What is a Brass Band?
Based on notes compiled by Major Thomas H. Palmatier, Former President, North American Brass Band Association
Standard Brass Band Instrumentation
1 E-flat Soprano Cornet sits on the end of the 2nd row on the left. Serves as the piccolo voice, requires a delicate touch, and is used frequently as a soloist or to add brightness to the cornet tutti sound.
4 B-flat Solo Cornets sit in the front row on the left. The lead voices in the ensemble, the use of four permits players to switch off on parts that are frequently continuous throughout the whole piece. Divided parts are also frequent.
1 B-flat Repiano Cornet sits in the back row next to the soprano cornet. The "roving" player of the cornet section, it is often used as a solo voice, or doubling the E-flat Soprano Cornet in unison or at the octave, or to add weight to the other cornet parts.

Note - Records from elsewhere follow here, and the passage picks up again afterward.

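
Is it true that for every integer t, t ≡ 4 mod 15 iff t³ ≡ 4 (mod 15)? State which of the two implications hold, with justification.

(→) Suppose t ≡ 4 mod 15. Write t = 15j + 4. Then (15j + 4)³ = 3375j³ + 2700j² + 720j + 64 = 15(225j³ + 180j² + 48j + 4) + 4, so t³ ≡ 4 (mod 15).

(←) Conversely, suppose t³ ≡ 4 (mod 15). The only residue r in {0, …, 14} with r³ ≡ 4 (mod 15) is r = 4, so t ≡ 4 (mod 15).

Both implications hold.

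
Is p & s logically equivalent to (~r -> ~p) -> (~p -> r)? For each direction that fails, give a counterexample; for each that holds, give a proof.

(⟹) Assume the antecedent. If s is true, the antecedent forces (s = T, r = F, p = T) or (s = T, r = T, p = T), and (~r -> ~p) -> (~p -> r) holds there. If s is false, the antecedent cannot hold. Either way (~r -> ~p) -> (~p -> r) holds.

(⟸) This fails. Under s = F, r = T, p = F, the left side is false but the right side is true.

Only the forward implication holds.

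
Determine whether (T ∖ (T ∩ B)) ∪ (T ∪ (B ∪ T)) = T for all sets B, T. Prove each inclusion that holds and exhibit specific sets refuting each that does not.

Reverse inclusion. Let x ∈ T. Then either x ∈ T and x ∉ B; or x ∈ B ∩ T. In each case x ∈ (T ∖ (T ∩ B)) ∪ (T ∪ (B ∪ T)), so T ⊆ (T ∖ (T ∩ B)) ∪ (T ∪ (B ∪ T)).

Forward inclusion. This inclusion fails. Take B = {1}, T = ∅; then 1 ∈ (T ∖ (T ∩ B)) ∪ (T ∪ (B ∪ T)) but 1 ∉ T.

The sets are not equal: only the reverse inclusion holds.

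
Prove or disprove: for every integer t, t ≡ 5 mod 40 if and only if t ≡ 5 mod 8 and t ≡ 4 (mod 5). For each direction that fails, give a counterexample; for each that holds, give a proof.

(→) This fails: t = 5 gives 5 ≡ 5 (mod 40) but 5 ≡ 0 (mod 5), so the conjunction on the right does not hold.

(←) This fails: t = 29 satisfies both congruences on the right (29 ≡ 5 mod 8 and 29 ≡ 4 mod 5) yet 29 ≡ 29 (mod 40), not 5.

Neither implication holds.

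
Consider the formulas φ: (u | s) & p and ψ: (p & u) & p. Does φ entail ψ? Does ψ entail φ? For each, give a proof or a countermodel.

(⟹) This fails. Under p = T, s = T, u = F, the left side is true but the right side is false.

(⟸) Assume the antecedent. If p is true, the antecedent forces (p = T, s = F, u = T) or (p = T, s = T, u = T), and (u | s) & p holds there. If p is false, the antecedent cannot hold. Either way (u | s) & p holds.

Not equivalent: only (⇐) holds.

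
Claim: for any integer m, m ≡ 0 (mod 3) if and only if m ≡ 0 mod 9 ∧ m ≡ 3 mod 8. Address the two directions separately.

[⇒] This fails: m = 0 gives 0 ≡ 0 (mod 3) but 0 ≡ 0 (mod 8), so the conjunction on the right does not hold.

[⇐] Conversely, if m ≡ 0 (mod 9) and m ≡ 3 (mod 8), then by the Chinese remainder theorem m ≡ 27 (mod 72). Since 27 ≡ 0 (mod 3) and 3 ∣ 72, we get m ≡ 0 (mod 3).

Not equivalent: only (⇐) holds.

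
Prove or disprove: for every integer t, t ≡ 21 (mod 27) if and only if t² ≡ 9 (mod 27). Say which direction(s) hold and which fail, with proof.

(→) Suppose t ≡ 21 (mod 27). Write t = 27j + 21. Then (27j + 21)² = 729j² + 1134j + 441 = 27(27j² + 42j + 16) + 9, so t² ≡ 9 (mod 27).

(←) This fails: take t = 3. Then 3² = 9 ≡ 9 (mod 27), yet 3 ≡ 3 (mod 27), not 21.

Only the forward direction holds.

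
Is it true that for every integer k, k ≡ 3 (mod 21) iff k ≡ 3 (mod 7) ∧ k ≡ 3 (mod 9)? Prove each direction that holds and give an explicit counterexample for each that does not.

Not equivalent: only (⇐) holds.

(→) This fails: k = 24 gives 24 ≡ 3 (mod 21) but 24 ≡ 6 (mod 9), so the conjunction on the right does not hold.

(←) Conversely, if k ≡ 3 (mod 7) and k ≡ 3 (mod 9), then by the Chinese remainder theorem k ≡ 3 (mod 63). Since 3 ≡ 3 (mod 21) and 21 ∣ 63, we get k ≡ 3 (mod 21).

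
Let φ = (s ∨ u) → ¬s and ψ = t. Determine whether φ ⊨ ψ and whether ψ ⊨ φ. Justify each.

Neither direction holds.

Forward direction. This fails. Under t = F, u = F, s = F, the left side is true but the right side is false.

Converse. This fails. Under t = T, u = F, s = T, the left side is false but the right side is true.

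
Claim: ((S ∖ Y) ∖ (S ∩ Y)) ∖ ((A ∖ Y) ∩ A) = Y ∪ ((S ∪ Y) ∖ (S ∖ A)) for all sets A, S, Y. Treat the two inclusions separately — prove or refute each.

Both inclusions fail.

(⟹) This inclusion fails. Take A = ∅, S = {1}, Y = ∅; then 1 ∈ ((S ∖ Y) ∖ (S ∩ Y)) ∖ ((A ∖ Y) ∩ A) but 1 ∉ Y ∪ ((S ∪ Y) ∖ (S ∖ A)).

(⟸) This inclusion fails. Take A = {1}, S = {1}, Y = ∅; then 1 ∈ Y ∪ ((S ∪ Y) ∖ (S ∖ A)) but 1 ∉ ((S ∖ Y) ∖ (S ∩ Y)) ∖ ((A ∖ Y) ∩ A).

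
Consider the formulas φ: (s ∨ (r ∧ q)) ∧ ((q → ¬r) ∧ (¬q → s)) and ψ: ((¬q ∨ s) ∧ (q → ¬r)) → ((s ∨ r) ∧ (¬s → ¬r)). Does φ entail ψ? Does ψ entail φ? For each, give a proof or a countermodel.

[⇒] Assume the antecedent. If r is true, the antecedent forces (r = T, q = F, s = T), and the consequent holds there. If r is false, the antecedent forces (r = F, q = F, s = T) or (r = F, q = T, s = T), and the consequent holds there. Either way the consequent holds.

[⇐] This fails. Under r = F, q = T, s = F, the left side is false but the right side is true.

Only the forward direction holds.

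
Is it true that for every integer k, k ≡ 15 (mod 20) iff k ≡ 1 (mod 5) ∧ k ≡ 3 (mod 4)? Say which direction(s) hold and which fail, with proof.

(→) This fails: k = 15 gives 15 ≡ 15 (mod 20) but 15 ≡ 0 (mod 5), so the conjunction on the right does not hold.

(←) This fails: k = 11 satisfies both congruences on the right (11 ≡ 1 mod 5 and 11 ≡ 3 mod 4) yet 11 ≡ 11 (mod 20), not 15.

(⇒) fails and (⇐) fails.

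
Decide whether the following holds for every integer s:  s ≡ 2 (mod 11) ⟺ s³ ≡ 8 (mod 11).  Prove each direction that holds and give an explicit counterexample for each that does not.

(⟹) Suppose s ≡ 2 (mod 11). Write s = 11j + 2. Then (11j + 2)³ = 1331j³ + 726j² + 132j + 8 = 11(121j³ + 66j² + 12j) + 8, so s³ ≡ 8 (mod 11).

(⟸) Conversely, suppose s³ ≡ 8 (mod 11). The only residue r in {0, …, 10} with r³ ≡ 8 (mod 11) is r = 2, so s ≡ 2 (mod 11).

Both directions hold.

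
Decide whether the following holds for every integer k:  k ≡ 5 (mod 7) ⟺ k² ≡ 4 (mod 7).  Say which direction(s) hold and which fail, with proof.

Not equivalent: only (⇒) holds.

(→) Suppose k ≡ 5 (mod 7). Write k = 7j + 5. Then (7j + 5)² = 49j² + 70j + 25 = 7(7j² + 10j + 3) + 4, so k² ≡ 4 (mod 7).

(←) This fails: take k = 2. Then 2² = 4 ≡ 4 (mod 7), yet 2 ≡ 2 (mod 7), not 5.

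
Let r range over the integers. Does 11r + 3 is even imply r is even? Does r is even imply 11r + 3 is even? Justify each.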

2 B-flat Second Cornets and 2 B-flat Third Cornets sit in the back row to the left and fill out the cornet choir.
1 B-flat Flugel Horn sits in the front row and serves as a bridge between the cornets and the horns. It is a frequent solo voice and is often used as the top voice in the horn family.
3 E-flat Tenor Horns sit in the front row directly in front of the conductor. The three parts (Solo, First and Second) often perform as a choir with the flugel horn and the baritones. The solo horn is a frequent solo voice. Also commonly referred to as the alto horn in the United States, it is an upright, three-valve instrument with a lighter sound than the french horn.
2 B-flat Baritones sit in the front row on the right. They are often doubled with the euphoniums but work best as lower extensions of the horn section. As separate voices, their ability to blend and add a middle-low voice without heavinesss is a unique feature of the brass band.
2 B-flat Euphoniums sit in the front row on the right, and are the predominant solo tenor voices and function as tutti reinforcers with the basses.
2 B-flat Tenor Trombones sit in the back row on the right and provide "punch" and drive because of their cylindrical construction.
1 Bass Trombone is both a low support for the trombone section and adds additional weight to the basses. It is the only instrument in the brass band that reads concert pitch.
2 E-flat Basses and 2 B-flat Basses (Tubas) sit in the back row center. Four basses give composers an extraordinary flexibility in dictating the sound of the bass part. The lighter quality of the E-flat basses can have all the lyricism of the euphoniums while the "fatter" B-flat Bass sound adds weight. In octaves or fifths, the section can give the brass band an incredible richness of tone.
3 Percussionists cover the entire spectrum of percussion instruments. Timpani, battery, and mallets are the most common for almost all compositions.